This is from last week when I was trying to work while also watching the kids. You can tell how he spends most of his days now.


----------



## Skylar (Jul 29, 2016)

What a cutie. He sure knows how to nap with class.


----------



## TeamHellhound (Feb 5, 2021)

That's funny... I see a lot of BMC down here, and would have totally believed that guess, or at least him being a BMC cross.


----------



## PeggyTheParti (Sep 5, 2019)

I adore him and his comfy beds!


----------



## Raindrops (Mar 24, 2019)

Wow he is looking great at 14! He deserves a comfy bed lol


----------



## Starla (Nov 5, 2020)

TeamHellhound said:


> That's funny... I see a lot of BMC down here, and would have totally believed that guess, or at least him being a BMC cross.
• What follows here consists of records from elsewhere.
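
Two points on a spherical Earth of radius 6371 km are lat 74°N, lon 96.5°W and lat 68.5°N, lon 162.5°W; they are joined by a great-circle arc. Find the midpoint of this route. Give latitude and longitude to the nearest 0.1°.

The haversine formula gives a central angle δ ≈ 0.361 rad (20.7°) between the endpoints.
Interpolate at f = 1/2 with slerp weights a = sin((1−f)δ)/sin δ ≈ 0.508, b = sin(fδ)/sin δ ≈ 0.508.
p = a·p₁ + b·p₂ ≈ (-0.194, -0.195, 0.961); φ = arcsin(p_z) ≈ 74.05°, λ = atan2(p_y, p_x) ≈ -134.75°.

≈ lat 74.0°N, lon 134.8°W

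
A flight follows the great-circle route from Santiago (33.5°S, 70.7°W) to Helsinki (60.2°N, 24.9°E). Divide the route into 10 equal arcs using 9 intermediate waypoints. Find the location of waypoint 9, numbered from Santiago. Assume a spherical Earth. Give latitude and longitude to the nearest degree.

≈ (55°N, 4°E)

Convert each endpoint to a unit vector on the sphere (x = cos φ cos λ, y = cos φ sin λ, z = sin φ).
The central angle between the endpoints is δ = arccos(p₁·p₂) ≈ 2.117 rad (121.3°).
Interpolate at f = 9/10 with slerp weights a = sin((1−f)δ)/sin δ ≈ 0.246, b = sin(fδ)/sin δ ≈ 1.105.
p = a·p₁ + b·p₂ ≈ (0.566, 0.038, 0.824); φ = arcsin(p_z) ≈ 55.44°, λ = atan2(p_y, p_x) ≈ 3.82°.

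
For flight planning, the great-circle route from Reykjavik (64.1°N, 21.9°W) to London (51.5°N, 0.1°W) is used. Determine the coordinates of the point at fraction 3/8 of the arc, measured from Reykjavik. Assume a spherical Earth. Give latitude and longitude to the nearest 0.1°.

Convert each endpoint to a unit vector on the sphere (x = cos φ cos λ, y = cos φ sin λ, z = sin φ).
The central angle between the endpoints is δ = arccos(p₁·p₂) ≈ 0.296 rad (17.0°).
Interpolate at f = 3/8 with slerp weights a = sin((1−f)δ)/sin δ ≈ 0.631, b = sin(fδ)/sin δ ≈ 0.380.
p = a·p₁ + b·p₂ ≈ (0.492, -0.103, 0.864); φ = arcsin(p_z) ≈ 59.82°, λ = atan2(p_y, p_x) ≈ -11.84°.

≈ 59.8°N, 11.8°W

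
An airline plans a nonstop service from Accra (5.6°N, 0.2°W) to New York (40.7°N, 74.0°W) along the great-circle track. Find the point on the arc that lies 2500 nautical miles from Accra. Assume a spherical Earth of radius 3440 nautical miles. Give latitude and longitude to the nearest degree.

Convert each endpoint to a unit vector on the sphere (x = cos φ cos λ, y = cos φ sin λ, z = sin φ).
The central angle between the endpoints is δ = arccos(p₁·p₂) ≈ 1.293 rad (74.1°). The total great-circle distance is δ·R ≈ 1.293 × 3440 ≈ 4448 nmi, so the target fraction is f = 2500/4448 ≈ 0.562.
Interpolate at f ≈ 0.562 with slerp weights a = sin((1−f)δ)/sin δ ≈ 0.558, b = sin(fδ)/sin δ ≈ 0.691.
p = a·p₁ + b·p₂ ≈ (0.700, -0.505, 0.505); φ = arcsin(p_z) ≈ 30.33°, λ = atan2(p_y, p_x) ≈ -35.85°.

≈ 30°N, 36°W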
I have never ever seen one in real life, and in central Texas it’s all labs and pit bulls in the county animal control, which is where we got him. At least it was the last time I was there!


----------



## TeamHellhound (Feb 5, 2021)

Starla said:


> I have never ever seen one in real life, and in central Texas it’s all labs and pit bulls in the county animal control, which is where we got him. At least it was the last time I was there!


I'm is southeastern Texas, and a lot of hog hunters here use BMC or BMC crosses, along with Catahoula and Catahoula crosses.


----------



## Newport (Jul 16, 2014)

He looks like the sweetest boy. I love old dogs.


----------